Wi-Fi-hopping brings phone signal to remote villages


CELLPHONES are changing lives for the better across the developing world, allowing farmers to use text and voice-based services to access crop and weather information, for example. But nearly half the population in rural Africa cannot access such services because of a lack of local infrastructure.


To help fix this, a team led by Elizabeth Belding at the University of California, Santa Barbara, designed a cheap, local cellular network called Kwiizya – which means "to chat" in Tonga, the native language in Zambia's Southern Province. The idea is to give a strong signal to villages which have poor, or even non-existent, coverage.


In the Zambian village of Macha, many villagers had to walk up to 5 kilometres to reach a hill where they can get a signal on their phones, says Mariya Zheleva, who led the field trials of Kwiizya. But what the village does have is a small Wi-Fi network at the local hospital.


Kwiizya uses this Wi-Fi network to relay a cell signal. Calls and text messages tend to be sent using a communications standard called GSM, but this requires expensive hardware and software to carry traffic between cell towers. Kwiizya's open-source software translates GSM calls and texts into a format that can instead be broadcast over the local Wi-Fi network. No subscription is required and any phone can use its existing SIM card to access the network, augmenting local coverage without forcing users to change anything.

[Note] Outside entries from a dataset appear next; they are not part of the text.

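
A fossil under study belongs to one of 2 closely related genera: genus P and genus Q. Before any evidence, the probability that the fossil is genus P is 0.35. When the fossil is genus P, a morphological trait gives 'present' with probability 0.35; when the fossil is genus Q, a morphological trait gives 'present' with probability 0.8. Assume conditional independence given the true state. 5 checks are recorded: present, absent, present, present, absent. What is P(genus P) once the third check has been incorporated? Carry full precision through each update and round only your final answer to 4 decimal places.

0.2509

After 'present': P(genus P) = 0.35·0.3500 / (0.35·0.3500 + 0.8·0.6500) ≈ 0.1907
After 'absent': P(genus P) = 0.65·0.1907 / (0.65·0.1907 + 0.2·0.8093) ≈ 0.4336
After 'present': P(genus P) = 0.35·0.4336 / (0.35·0.4336 + 0.8·0.5664) ≈ 0.2509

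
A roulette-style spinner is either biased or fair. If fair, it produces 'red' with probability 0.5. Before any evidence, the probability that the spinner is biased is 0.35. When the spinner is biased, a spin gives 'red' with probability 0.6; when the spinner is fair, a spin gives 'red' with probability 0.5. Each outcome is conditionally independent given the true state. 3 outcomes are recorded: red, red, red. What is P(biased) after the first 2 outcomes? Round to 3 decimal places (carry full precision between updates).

0.437

Apply Bayes' rule sequentially, carrying P(biased) forward.
After 'red': P(biased) = 0.6·0.3500 / (0.6·0.3500 + 0.5·0.6500) ≈ 0.3925
After 'red': P(biased) = 0.6·0.3925 / (0.6·0.3925 + 0.5·0.6075) ≈ 0.4367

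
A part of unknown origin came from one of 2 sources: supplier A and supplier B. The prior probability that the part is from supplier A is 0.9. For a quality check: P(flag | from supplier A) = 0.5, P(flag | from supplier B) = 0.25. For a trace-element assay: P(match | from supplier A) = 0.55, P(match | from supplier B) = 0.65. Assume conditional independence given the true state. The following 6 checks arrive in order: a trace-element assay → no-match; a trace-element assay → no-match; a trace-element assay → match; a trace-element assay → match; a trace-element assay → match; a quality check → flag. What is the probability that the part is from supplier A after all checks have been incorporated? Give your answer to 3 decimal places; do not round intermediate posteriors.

0.947

Each posterior becomes the prior for the next update.
After a trace-element assay='no-match': P(supplier A) = 0.45·0.9000 / (0.45·0.9000 + 0.35·0.1000) ≈ 0.9205
After a trace-element assay='no-match': P(supplier A) = 0.45·0.9205 / (0.45·0.9205 + 0.35·0.0795) ≈ 0.9370
After a trace-element assay='match': P(supplier A) = 0.55·0.9370 / (0.55·0.9370 + 0.65·0.0630) ≈ 0.9264
After a trace-element assay='match': P(supplier A) = 0.55·0.9264 / (0.55·0.9264 + 0.65·0.0736) ≈ 0.9142
After a trace-element assay='match': P(supplier A) = 0.55·0.9142 / (0.55·0.9142 + 0.65·0.0858) ≈ 0.9001
After a quality check='flag': P(supplier A) = 0.5·0.9001 / (0.5·0.9001 + 0.25·0.0999) ≈ 0.9474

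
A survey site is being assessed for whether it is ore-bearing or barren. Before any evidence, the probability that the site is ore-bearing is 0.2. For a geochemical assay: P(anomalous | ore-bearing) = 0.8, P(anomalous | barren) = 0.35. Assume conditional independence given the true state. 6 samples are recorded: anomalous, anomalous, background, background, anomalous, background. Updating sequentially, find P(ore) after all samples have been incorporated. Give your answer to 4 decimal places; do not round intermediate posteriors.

0.0800

After 'anomalous': P(ore) = 0.8·0.2000 / (0.8·0.2000 + 0.35·0.8000) ≈ 0.3636
After 'anomalous': P(ore) = 0.8·0.3636 / (0.8·0.3636 + 0.35·0.6364) ≈ 0.5664
After 'background': P(ore) = 0.2·0.5664 / (0.2·0.5664 + 0.65·0.4336) ≈ 0.2867
After 'background': P(ore) = 0.2·0.2867 / (0.2·0.2867 + 0.65·0.7133) ≈ 0.1100
After 'anomalous': P(ore) = 0.8·0.1100 / (0.8·0.1100 + 0.35·0.8900) ≈ 0.2204
After 'background': P(ore) = 0.2·0.2204 / (0.2·0.2204 + 0.65·0.7796) ≈ 0.0800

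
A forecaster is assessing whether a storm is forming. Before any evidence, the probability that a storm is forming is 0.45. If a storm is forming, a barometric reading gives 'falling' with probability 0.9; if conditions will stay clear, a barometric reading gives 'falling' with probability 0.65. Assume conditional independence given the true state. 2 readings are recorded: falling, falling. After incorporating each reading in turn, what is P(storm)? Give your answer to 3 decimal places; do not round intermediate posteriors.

0.611

After 'falling': P(storm) = 0.9·0.4500 / (0.9·0.4500 + 0.65·0.5500) ≈ 0.5311
After 'falling': P(storm) = 0.9·0.5311 / (0.9·0.5311 + 0.65·0.4689) ≈ 0.6107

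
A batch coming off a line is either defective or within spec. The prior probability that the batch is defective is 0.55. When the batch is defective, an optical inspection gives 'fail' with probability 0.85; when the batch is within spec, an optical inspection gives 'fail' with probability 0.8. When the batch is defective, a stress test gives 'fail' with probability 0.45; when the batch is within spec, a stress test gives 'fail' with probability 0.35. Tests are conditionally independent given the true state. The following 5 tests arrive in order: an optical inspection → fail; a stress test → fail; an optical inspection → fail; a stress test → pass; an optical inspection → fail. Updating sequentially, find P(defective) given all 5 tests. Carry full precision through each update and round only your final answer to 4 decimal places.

Each posterior becomes the prior for the next update.
After an optical inspection='fail': P(defective) = 0.85·0.5500 / (0.85·0.5500 + 0.8·0.4500) ≈ 0.5650
After a stress test='fail': P(defective) = 0.45·0.5650 / (0.45·0.5650 + 0.35·0.4350) ≈ 0.6254
After an optical inspection='fail': P(defective) = 0.85·0.6254 / (0.85·0.6254 + 0.8·0.3746) ≈ 0.6395
After a stress test='pass': P(defective) = 0.55·0.6395 / (0.55·0.6395 + 0.65·0.3605) ≈ 0.6002
After an optical inspection='fail': P(defective) = 0.85·0.6002 / (0.85·0.6002 + 0.8·0.3998) ≈ 0.6146

0.6146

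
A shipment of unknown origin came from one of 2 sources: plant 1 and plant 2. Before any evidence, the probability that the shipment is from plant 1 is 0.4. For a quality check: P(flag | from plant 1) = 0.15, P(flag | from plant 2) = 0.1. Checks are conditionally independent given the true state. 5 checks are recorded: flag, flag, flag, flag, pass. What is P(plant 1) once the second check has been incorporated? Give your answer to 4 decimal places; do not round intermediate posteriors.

0.6000

After 'flag': P(plant 1) = 0.15·0.4000 / (0.15·0.4000 + 0.1·0.6000) ≈ 0.5000
After 'flag': P(plant 1) = 0.15·0.5000 / (0.15·0.5000 + 0.1·0.5000) ≈ 0.6000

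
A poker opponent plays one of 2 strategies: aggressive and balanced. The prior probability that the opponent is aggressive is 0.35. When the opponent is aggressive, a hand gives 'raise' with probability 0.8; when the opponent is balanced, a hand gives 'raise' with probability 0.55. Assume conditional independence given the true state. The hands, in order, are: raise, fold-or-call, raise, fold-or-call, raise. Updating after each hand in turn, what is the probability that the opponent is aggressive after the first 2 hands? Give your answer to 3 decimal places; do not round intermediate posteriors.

0.258

Apply Bayes' rule sequentially, carrying P(aggressive) forward.
After 'raise': P(aggressive) = 0.8·0.3500 / (0.8·0.3500 + 0.55·0.6500) ≈ 0.4392
After 'fold-or-call': P(aggressive) = 0.2·0.4392 / (0.2·0.4392 + 0.45·0.5608) ≈ 0.2582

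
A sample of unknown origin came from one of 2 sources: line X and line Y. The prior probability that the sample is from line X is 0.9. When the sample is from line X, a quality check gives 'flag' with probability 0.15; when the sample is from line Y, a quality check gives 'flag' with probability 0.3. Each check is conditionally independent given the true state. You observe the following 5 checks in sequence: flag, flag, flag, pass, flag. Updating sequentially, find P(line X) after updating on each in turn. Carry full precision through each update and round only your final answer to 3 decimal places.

0.406

Each posterior becomes the prior for the next update.
After 'flag': P(line X) = 0.15·0.9000 / (0.15·0.9000 + 0.3·0.1000) ≈ 0.8182
After 'flag': P(line X) = 0.15·0.8182 / (0.15·0.8182 + 0.3·0.1818) ≈ 0.6923
After 'flag': P(line X) = 0.15·0.6923 / (0.15·0.6923 + 0.3·0.3077) ≈ 0.5294
After 'pass': P(line X) = 0.85·0.5294 / (0.85·0.5294 + 0.7·0.4706) ≈ 0.5774
After 'flag': P(line X) = 0.15·0.5774 / (0.15·0.5774 + 0.3·0.4226) ≈ 0.4058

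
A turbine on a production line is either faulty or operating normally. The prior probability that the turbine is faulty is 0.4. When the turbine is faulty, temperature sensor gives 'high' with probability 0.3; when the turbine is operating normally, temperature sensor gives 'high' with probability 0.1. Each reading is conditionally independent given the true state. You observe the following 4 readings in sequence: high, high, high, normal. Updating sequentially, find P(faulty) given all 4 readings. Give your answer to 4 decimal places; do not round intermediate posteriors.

0.9333

After 'high': P(faulty) = 0.3·0.4000 / (0.3·0.4000 + 0.1·0.6000) ≈ 0.6667
After 'high': P(faulty) = 0.3·0.6667 / (0.3·0.6667 + 0.1·0.3333) ≈ 0.8571
After 'high': P(faulty) = 0.3·0.8571 / (0.3·0.8571 + 0.1·0.1429) ≈ 0.9474
After 'normal': P(faulty) = 0.7·0.9474 / (0.7·0.9474 + 0.9·0.0526) ≈ 0.9333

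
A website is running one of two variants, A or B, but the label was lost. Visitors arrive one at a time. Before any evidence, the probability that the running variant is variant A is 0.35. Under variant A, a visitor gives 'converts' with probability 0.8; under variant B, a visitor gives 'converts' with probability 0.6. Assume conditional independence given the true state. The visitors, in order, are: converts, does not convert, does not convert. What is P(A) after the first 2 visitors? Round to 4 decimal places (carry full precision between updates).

0.2642

Each posterior becomes the prior for the next update.
After 'converts': P(A) = 0.8·0.3500 / (0.8·0.3500 + 0.6·0.6500) ≈ 0.4179
After 'does not convert': P(A) = 0.2·0.4179 / (0.2·0.4179 + 0.4·0.5821) ≈ 0.2642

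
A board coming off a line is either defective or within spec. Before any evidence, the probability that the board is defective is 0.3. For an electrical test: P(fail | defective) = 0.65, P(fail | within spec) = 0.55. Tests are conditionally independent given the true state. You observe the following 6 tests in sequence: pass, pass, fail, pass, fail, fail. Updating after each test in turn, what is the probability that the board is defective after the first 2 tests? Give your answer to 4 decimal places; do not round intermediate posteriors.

After 'pass': P(defective) = 0.35·0.3000 / (0.35·0.3000 + 0.45·0.7000) ≈ 0.2500
After 'pass': P(defective) = 0.35·0.2500 / (0.35·0.2500 + 0.45·0.7500) ≈ 0.2059

0.2059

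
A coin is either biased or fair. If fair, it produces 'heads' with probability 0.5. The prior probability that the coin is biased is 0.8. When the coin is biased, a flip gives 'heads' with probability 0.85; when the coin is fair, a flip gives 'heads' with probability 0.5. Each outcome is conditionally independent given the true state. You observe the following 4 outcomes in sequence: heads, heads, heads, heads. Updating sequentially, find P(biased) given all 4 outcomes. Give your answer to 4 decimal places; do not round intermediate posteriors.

0.9709

After 'heads': P(biased) = 0.85·0.8000 / (0.85·0.8000 + 0.5·0.2000) ≈ 0.8718
After 'heads': P(biased) = 0.85·0.8718 / (0.85·0.8718 + 0.5·0.1282) ≈ 0.9204
After 'heads': P(biased) = 0.85·0.9204 / (0.85·0.9204 + 0.5·0.0796) ≈ 0.9516
After 'heads': P(biased) = 0.85·0.9516 / (0.85·0.9516 + 0.5·0.0484) ≈ 0.9709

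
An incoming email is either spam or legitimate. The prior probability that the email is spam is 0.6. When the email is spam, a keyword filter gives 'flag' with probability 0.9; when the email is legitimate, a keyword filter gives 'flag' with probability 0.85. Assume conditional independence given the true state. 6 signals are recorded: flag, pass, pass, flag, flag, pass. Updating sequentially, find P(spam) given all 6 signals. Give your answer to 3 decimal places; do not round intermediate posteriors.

After 'flag': P(spam) = 0.9·0.6000 / (0.9·0.6000 + 0.85·0.4000) ≈ 0.6136
After 'pass': P(spam) = 0.1·0.6136 / (0.1·0.6136 + 0.15·0.3864) ≈ 0.5143
After 'pass': P(spam) = 0.1·0.5143 / (0.1·0.5143 + 0.15·0.4857) ≈ 0.4138
After 'flag': P(spam) = 0.9·0.4138 / (0.9·0.4138 + 0.85·0.5862) ≈ 0.4277
After 'flag': P(spam) = 0.9·0.4277 / (0.9·0.4277 + 0.85·0.5723) ≈ 0.4418
After 'pass': P(spam) = 0.1·0.4418 / (0.1·0.4418 + 0.15·0.5582) ≈ 0.3454

0.345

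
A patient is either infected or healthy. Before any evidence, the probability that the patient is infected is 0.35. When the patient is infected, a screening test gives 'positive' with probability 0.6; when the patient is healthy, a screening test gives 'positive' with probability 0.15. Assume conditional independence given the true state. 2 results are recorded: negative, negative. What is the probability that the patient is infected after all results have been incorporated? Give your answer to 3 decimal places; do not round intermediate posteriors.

0.107

After 'negative': P(infected) = 0.4·0.3500 / (0.4·0.3500 + 0.85·0.6500) ≈ 0.2022
After 'negative': P(infected) = 0.4·0.2022 / (0.4·0.2022 + 0.85·0.7978) ≈ 0.1065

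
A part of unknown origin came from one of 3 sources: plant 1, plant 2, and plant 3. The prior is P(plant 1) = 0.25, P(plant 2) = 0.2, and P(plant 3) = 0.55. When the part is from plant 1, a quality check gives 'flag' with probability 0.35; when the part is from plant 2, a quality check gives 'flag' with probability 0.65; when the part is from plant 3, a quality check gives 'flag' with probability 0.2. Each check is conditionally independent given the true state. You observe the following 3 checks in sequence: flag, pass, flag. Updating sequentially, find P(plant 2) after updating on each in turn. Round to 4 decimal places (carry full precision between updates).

0.4409

Each posterior becomes the prior for the next update.
After 'flag': normaliser = 0.35·0.2500 + 0.65·0.2000 + 0.2·0.5500; P(plant 1) ≈ 0.2672, P(plant 2) ≈ 0.3969, P(plant 3) ≈ 0.3359
After 'pass': normaliser = 0.65·0.2672 + 0.35·0.3969 + 0.8·0.3359; P(plant 1) ≈ 0.2988, P(plant 2) ≈ 0.2390, P(plant 3) ≈ 0.4622
After 'flag': normaliser = 0.35·0.2988 + 0.65·0.2390 + 0.2·0.4622; P(plant 1) ≈ 0.2967, P(plant 2) ≈ 0.4409, P(plant 3) ≈ 0.2624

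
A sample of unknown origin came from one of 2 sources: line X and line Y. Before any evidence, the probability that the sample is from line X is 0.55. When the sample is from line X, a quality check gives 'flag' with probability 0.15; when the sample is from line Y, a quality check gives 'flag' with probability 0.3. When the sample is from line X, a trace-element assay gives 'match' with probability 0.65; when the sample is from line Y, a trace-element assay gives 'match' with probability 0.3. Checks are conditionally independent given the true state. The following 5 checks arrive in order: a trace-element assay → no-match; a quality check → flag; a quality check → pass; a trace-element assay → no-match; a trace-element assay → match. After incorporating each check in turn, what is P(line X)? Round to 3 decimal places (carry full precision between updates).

Each posterior becomes the prior for the next update.
After a trace-element assay='no-match': P(line X) = 0.35·0.5500 / (0.35·0.5500 + 0.7·0.4500) ≈ 0.3793
After a quality check='flag': P(line X) = 0.15·0.3793 / (0.15·0.3793 + 0.3·0.6207) ≈ 0.2340
After a quality check='pass': P(line X) = 0.85·0.2340 / (0.85·0.2340 + 0.7·0.7660) ≈ 0.2706
After a trace-element assay='no-match': P(line X) = 0.35·0.2706 / (0.35·0.2706 + 0.7·0.7294) ≈ 0.1565
After a trace-element assay='match': P(line X) = 0.65·0.1565 / (0.65·0.1565 + 0.3·0.8435) ≈ 0.2867

0.287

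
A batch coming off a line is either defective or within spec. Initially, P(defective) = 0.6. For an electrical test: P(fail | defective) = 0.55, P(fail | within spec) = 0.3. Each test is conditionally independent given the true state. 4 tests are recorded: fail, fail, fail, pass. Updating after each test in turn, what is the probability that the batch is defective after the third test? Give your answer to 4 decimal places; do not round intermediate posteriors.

0.9024

After 'fail': P(defective) = 0.55·0.6000 / (0.55·0.6000 + 0.3·0.4000) ≈ 0.7333
After 'fail': P(defective) = 0.55·0.7333 / (0.55·0.7333 + 0.3·0.2667) ≈ 0.8345
After 'fail': P(defective) = 0.55·0.8345 / (0.55·0.8345 + 0.3·0.1655) ≈ 0.9024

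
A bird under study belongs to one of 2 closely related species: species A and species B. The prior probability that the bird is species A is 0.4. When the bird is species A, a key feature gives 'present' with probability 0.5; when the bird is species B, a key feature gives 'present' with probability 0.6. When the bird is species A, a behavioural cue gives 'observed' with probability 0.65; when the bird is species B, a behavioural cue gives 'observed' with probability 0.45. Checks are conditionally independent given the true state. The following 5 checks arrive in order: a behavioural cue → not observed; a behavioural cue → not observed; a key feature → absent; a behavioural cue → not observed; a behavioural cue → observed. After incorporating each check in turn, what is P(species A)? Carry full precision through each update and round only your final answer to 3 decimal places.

After a behavioural cue='not observed': P(species A) = 0.35·0.4000 / (0.35·0.4000 + 0.55·0.6000) ≈ 0.2979
After a behavioural cue='not observed': P(species A) = 0.35·0.2979 / (0.35·0.2979 + 0.55·0.7021) ≈ 0.2126
After a key feature='absent': P(species A) = 0.5·0.2126 / (0.5·0.2126 + 0.4·0.7874) ≈ 0.2523
After a behavioural cue='not observed': P(species A) = 0.35·0.2523 / (0.35·0.2523 + 0.55·0.7477) ≈ 0.1768
After a behavioural cue='observed': P(species A) = 0.65·0.1768 / (0.65·0.1768 + 0.45·0.8232) ≈ 0.2368

0.237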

In the Macha trial, the team built two simple cellphone towers 2.3 kilometres apart, connected via the hospital's existing Wi-Fi network. Kwiizya's software can also use other forms of connectivity as a backbone, including the unused parts of the television spectrum.


Kwiizya can only handle local calls for now, but that is what villagers need most. "When we told them about Kwiizya they were super-excited," says Zheleva, who presented the system at the MobiSys conference in Taiwan this week.


Tim Kelly, who works on communications policy at the World Bank, says Kwiizya is a good idea, but emphasises that it is economics, not technology, that is holding back cell coverage in rural areas. He points to a World Bank project in South Sudan where "diesel, bribes and taxes" are the biggest issues.